Sterilisation causes certain metabolic changes in cats. We explain the key points in preventing obesity, including appropriate food for sterilised cats.

Nutrition and illnesses

Myths and truths about sterilisation

“My cat is fat because he’s sterilised, it’s not his fault.” 

While it is true that sterilised cats are more prone to gain weight, it is completely avoidable. Interventions as simple as putting out less food or dedicating some time to playing with the cat every week can produce remarkable improvements in controlling the cat’s weight. Another option is to use cat toys that encourage activity to obtain food.

“He has been hungrier since we sterilised him.”

It is true, sterilised cats seem unable to control how much they eat in the short term. Increased consumption is known to occur immediately after sterilisation, as cats will tend to eat everything placed in their bowls.

“Sterilisation makes cats lazier and changes their personality.”

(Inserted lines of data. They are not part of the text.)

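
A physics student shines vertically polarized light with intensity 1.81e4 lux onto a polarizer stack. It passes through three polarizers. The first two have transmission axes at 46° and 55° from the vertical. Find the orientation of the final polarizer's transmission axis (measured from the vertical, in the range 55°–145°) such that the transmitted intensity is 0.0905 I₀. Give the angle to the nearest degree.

I₁ = I₀ cos²(46° − 0°) = I₀ cos²(46°) = 0.4826 I₀.
I₂ = I₁ cos²(55° − 46°) = 0.4826 I₀ · cos²(9°) = 0.4707 I₀.
Need I₃/I₀ = 0.0905, so cos²(θ − 55°) = 0.0905 / 0.4707 = 0.1922.
θ − 55° = arccos(√0.1922) = 64.0°, giving θ ≈ 55 + 64.0 = 119.0°.

θ ≈ 119°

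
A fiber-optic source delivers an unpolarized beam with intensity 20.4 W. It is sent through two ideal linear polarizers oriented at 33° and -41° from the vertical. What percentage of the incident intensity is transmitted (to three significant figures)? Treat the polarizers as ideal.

≈ 3.80%

Unpolarized light through the first polarizer → I₁ = 20.4 W/2 = 10.2 W, polarized at 33°.
I₂ = I₁ · cos²(74°) = 10.2 · 0.07598 = 0.775 W.
That is 3.799% of the incident intensity.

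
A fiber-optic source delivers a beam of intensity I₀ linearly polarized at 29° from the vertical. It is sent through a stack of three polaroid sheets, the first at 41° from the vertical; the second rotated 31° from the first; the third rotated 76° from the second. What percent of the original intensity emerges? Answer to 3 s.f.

≈ 4.11%

I₁ = I₀ cos²(41° − 29°) = I₀ cos²(12°) = 0.9568 I₀.
I₂ = I₁ cos²(31°) = 0.9568 · 0.7347 I₀ = 0.703 I₀.
I₃ = I₂ cos²(76°) = 0.703 · 0.05853 I₀ = 0.04114 I₀.
That is 4.114% of the incident intensity.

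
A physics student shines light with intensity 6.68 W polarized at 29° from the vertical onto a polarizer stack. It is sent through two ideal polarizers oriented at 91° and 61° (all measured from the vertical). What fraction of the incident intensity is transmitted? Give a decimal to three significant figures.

By Malus's law, I₁ = 6.68 W · cos²(62°) = 1.472 W.
I₂ = I₁ · cos²(30°) = 1.472 · 0.75 = 1.104 W.
Transmitted fraction = 0.1653.

I/I₀ ≈ 0.165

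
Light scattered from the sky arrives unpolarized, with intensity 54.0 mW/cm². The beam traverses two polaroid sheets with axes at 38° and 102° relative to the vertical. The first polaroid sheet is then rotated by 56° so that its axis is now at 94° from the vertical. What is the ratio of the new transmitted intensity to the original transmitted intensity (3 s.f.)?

I_new/I_old ≈ 5.10

Before rotation:
Unpolarized light through the first polarizer → I₁ = ½ I₀, now polarized at 38°.
I₂ = I₁ cos²(102° − 38°) = 0.5 I₀ · cos²(64°) = 0.09608 I₀.
After rotation:
Unpolarized light through the first polarizer → I₁ = ½ I₀, now polarized at 94°.
I₂ = I₁ cos²(102° − 94°) = 0.5 I₀ · cos²(8°) = 0.4903 I₀.
Ratio = 0.4903 / 0.09608 = 5.103.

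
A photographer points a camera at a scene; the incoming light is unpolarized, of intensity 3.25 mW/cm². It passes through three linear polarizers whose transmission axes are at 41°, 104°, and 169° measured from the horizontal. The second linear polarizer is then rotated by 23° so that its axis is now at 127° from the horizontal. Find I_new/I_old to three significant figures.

Before rotation:
Unpolarized light through the first polarizer → I₁ = ½ I₀, now polarized at 41°.
I₂ = I₁ cos²(104° − 41°) = 0.5 I₀ · cos²(63°) = 0.1031 I₀.
I₃ = I₂ cos²(169° − 104°) = 0.1031 I₀ · cos²(65°) = 0.01841 I₀.
After rotation:
Unpolarized light through the first polarizer → I₁ = ½ I₀, now polarized at 41°.
I₂ = I₁ cos²(127° − 41°) = 0.5 I₀ · cos²(86°) = 0.002433 I₀.
I₃ = I₂ cos²(169° − 127°) = 0.002433 I₀ · cos²(42°) = 0.001344 I₀.
Ratio = 0.001344 / 0.01841 = 0.073.

I_new/I_old ≈ 0.0730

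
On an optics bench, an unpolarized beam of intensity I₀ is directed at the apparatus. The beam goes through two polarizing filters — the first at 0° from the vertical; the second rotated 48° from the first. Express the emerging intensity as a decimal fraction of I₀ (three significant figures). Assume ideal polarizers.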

This is not true. No studies have reported that cats are lazier after sterilisation. However, they do undergo some behavioural changes that are desirable in household cats. On one hand, there is a decrease in sexual behaviours such as territorial urine marking, running away from home, fighting, and so on. On the other, they become much quieter. If physical activity is stimulated with play, sterilised cats will respond by increasing their activity.

Sterilised cats need a smaller energy intake

It has been shown that sterilised cats require less energy, which means that their dietary intake must be reduced to maintain an ideal weight. There are two possible explanations for this:

  • Decreased metabolic rate
  • Decreased physical activity

 

As we said above, there may be a suspicion of reduced physical activity due to changes in sexual behaviour and adjustment to indoor life. With respect to metabolic rate, there is no consensus and various studies have produced contrasting results. Some data show a decrease of about 30% in resting metabolic rate, others are more indicative of a change in body composition, which may decrease the cat’s muscle mass, leading to reduced energy expenditure (54% of energy expenditure is related to muscle mass).

Food for sterilised cats: key features for preventing obesity

  • Restrict energy intake

Recommendations are to restrict energy by 14–40%. The most widely accepted reference values are 50–60 kcal/kg/day, but it has been reported that under 40 kcal/kg/day is still adequate.

  • Prohibit unrestricted access to food

Sterilised cats cannot control their intake.

  • More protein, less fat

Improve body composition to lose weight.

  • Add indigestible cellulose

This reduces the energy intake.

  • Healthy lifestyle

Ideally, dietary interventions should be accompanied by an increase in physical activity. Playing with cats, encouraging them to move around to find food and environmental enhancement are the best ways of encouraging physical activity.